Preventative-Only Plans
As the name suggests, these plans only cover preventative care. Subscribers typically receive two annual cleanings or exams and X-ray coverage. Paying for any additional services, such as fillings, is the subscriber’s responsibility. Preventative-only plans start at around $180 per year and can save people a few hundred dollars per year on essential dental care.
Discount Plans
A discount plan isn’t an insurance plan. Instead, it offers the subscriber access to a network of dentists who provide services at discounted rates. There are no waiting periods, copays or deductibles. Discount plans may also offer discounts for services not typically covered by PPO plans, such as teeth whitening and other cosmetic services. While the subscriber pays for all their dental care out of pocket, they can expect to see cost savings between 5% to 60%, depending on the plan.

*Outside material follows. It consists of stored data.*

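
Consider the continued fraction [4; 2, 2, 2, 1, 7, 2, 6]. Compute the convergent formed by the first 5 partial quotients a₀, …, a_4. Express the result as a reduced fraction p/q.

Starting at the tail and folding back:
Start with 1.
2 + 1/(1/1) = 2 + 1/1 = 3/1
2 + 1/(3/1) = 2 + 1/3 = 7/3
2 + 1/(7/3) = 2 + 3/7 = 17/7
4 + 1/(17/7) = 4 + 7/17 = 75/17

75/17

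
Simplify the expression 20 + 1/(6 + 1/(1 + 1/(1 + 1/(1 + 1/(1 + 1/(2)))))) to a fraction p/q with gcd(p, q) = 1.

Starting at the tail and folding back:
Start with 2.
1 + 1/(2/1) = 1 + 1/2 = 3/2
1 + 1/(3/2) = 1 + 2/3 = 5/3
1 + 1/(5/3) = 1 + 3/5 = 8/5
1 + 1/(8/5) = 1 + 5/8 = 13/8
6 + 1/(13/8) = 6 + 8/13 = 86/13
20 + 1/(86/13) = 20 + 13/86 = 1733/86

1733/86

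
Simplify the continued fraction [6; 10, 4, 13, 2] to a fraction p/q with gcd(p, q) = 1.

6872/1127

Build up convergents one term at a time:
a_0 = 6: 6/1
a_1 = 10: 61/10
a_2 = 4: 250/41
a_3 = 13: 3311/543
a_4 = 2: 6872/1127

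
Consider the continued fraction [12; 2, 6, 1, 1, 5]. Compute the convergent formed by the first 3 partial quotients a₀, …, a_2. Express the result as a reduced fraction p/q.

162/13

a_0 = 12: 12/1
a_1 = 2: 25/2
a_2 = 6: 162/13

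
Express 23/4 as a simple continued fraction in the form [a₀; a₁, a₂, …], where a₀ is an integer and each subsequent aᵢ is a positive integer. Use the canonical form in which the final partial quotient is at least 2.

Repeatedly divide and take the remainder:
23 ÷ 4 → quotient 5, remainder 3
4 ÷ 3 → quotient 1, remainder 1
3 ÷ 1 → quotient 3, remainder 0

[5; 1, 3]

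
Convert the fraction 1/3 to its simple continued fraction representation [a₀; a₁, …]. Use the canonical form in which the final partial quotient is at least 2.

[0; 3]

1 ÷ 3 → quotient 0, remainder 1
3 ÷ 1 → quotient 3, remainder 0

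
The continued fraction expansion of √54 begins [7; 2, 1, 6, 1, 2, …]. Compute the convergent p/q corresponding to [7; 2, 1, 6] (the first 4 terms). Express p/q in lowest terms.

147/20

a_0 = 7: 7/1
a_1 = 2: 15/2
a_2 = 1: 22/3
a_3 = 6: 147/20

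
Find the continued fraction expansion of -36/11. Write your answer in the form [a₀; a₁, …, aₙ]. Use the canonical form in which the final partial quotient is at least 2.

[-4; 1, 2, 1, 2]

⌊-36/11⌋ = -4, remainder 8
⌊11/8⌋ = 1, remainder 3
⌊8/3⌋ = 2, remainder 2
⌊3/2⌋ = 1, remainder 1
⌊2/1⌋ = 2, remainder 0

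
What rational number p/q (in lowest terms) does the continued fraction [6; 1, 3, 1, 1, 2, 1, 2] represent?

Use the convergent recurrence hₖ = aₖ·hₖ₋₁ + hₖ₋₂ (and likewise for the denominators kₖ):
a_0 = 6: 6/1
a_1 = 1: 7/1
a_2 = 3: 27/4
a_3 = 1: 34/5
a_4 = 1: 61/9
a_5 = 2: 156/23
a_6 = 1: 217/32
a_7 = 2: 590/87

590/87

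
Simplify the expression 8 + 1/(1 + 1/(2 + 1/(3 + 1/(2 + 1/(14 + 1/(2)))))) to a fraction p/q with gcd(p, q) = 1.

5974/687

Build up convergents one term at a time:
a_0 = 8: 8/1
a_1 = 1: 9/1
a_2 = 2: 26/3
a_3 = 3: 87/10
a_4 = 2: 200/23
a_5 = 14: 2887/332
a_6 = 2: 5974/687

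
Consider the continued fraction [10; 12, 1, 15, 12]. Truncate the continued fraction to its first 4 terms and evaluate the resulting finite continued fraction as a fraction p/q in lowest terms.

2086/207

a_0 = 10: 10/1
a_1 = 12: 121/12
a_2 = 1: 131/13
a_3 = 15: 2086/207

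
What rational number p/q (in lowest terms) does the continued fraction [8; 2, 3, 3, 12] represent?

2387/283

a_0 = 8: 8/1
a_1 = 2: 17/2
a_2 = 3: 59/7
a_3 = 3: 194/23
a_4 = 12: 2387/283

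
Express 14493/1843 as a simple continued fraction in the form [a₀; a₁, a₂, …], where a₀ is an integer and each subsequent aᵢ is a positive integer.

Run the Euclidean algorithm, recording each quotient:
⌊14493/1843⌋ = 7, remainder 1592
⌊1843/1592⌋ = 1, remainder 251
⌊1592/251⌋ = 6, remainder 86
⌊251/86⌋ = 2, remainder 79
⌊86/79⌋ = 1, remainder 7
⌊79/7⌋ = 11, remainder 2
⌊7/2⌋ = 3, remainder 1
⌊2/1⌋ = 2, remainder 0

[7; 1, 6, 2, 1, 11, 3, 2]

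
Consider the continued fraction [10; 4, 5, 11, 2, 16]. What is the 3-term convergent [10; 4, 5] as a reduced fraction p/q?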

What To Know When Choosing a Dental Insurance Plan
When choosing a dental insurance plan, seniors need to review the coverage and costs carefully to make sure the plan meets their needs. That way, they’re less likely to encounter unwelcome surprises, such as going to the dentist and finding out the care they need isn’t covered. When evaluating a dental insurance plan, seniors should carefully review the plan documents and look for the following information:
- Monthly or annual premiums
- Deductibles and co-insurance
- Coverage and exclusions
- Waiting periods
- Age limits
- Exclusions (for treatments or pre-existing conditions)
- Annual and/or lifetime maximums
- Dentist options and availability
- Senior discounts (if applicable)
FAQs
Will Medicare or Medicaid cover dental costs?
Medicare doesn’t cover dental costs. However, limited exceptions may exist for emergency dental surgery in a hospital setting. Additionally, some Medicare Advantage plans may include dental options.
Medicaid doesn’t require that states provide dental coverage for adults. Usually, Medicaid programs won’t cover anything other than emergency dental care. Check your state’s online resources to see if Medicaid can help with your dental care.
Does the VA provide dental coverage for veterans?
Yes, the Veterans Administration provides dental care for veterans. Consult your local VA chapter or its website to learn how to qualify for dental benefits through the VA.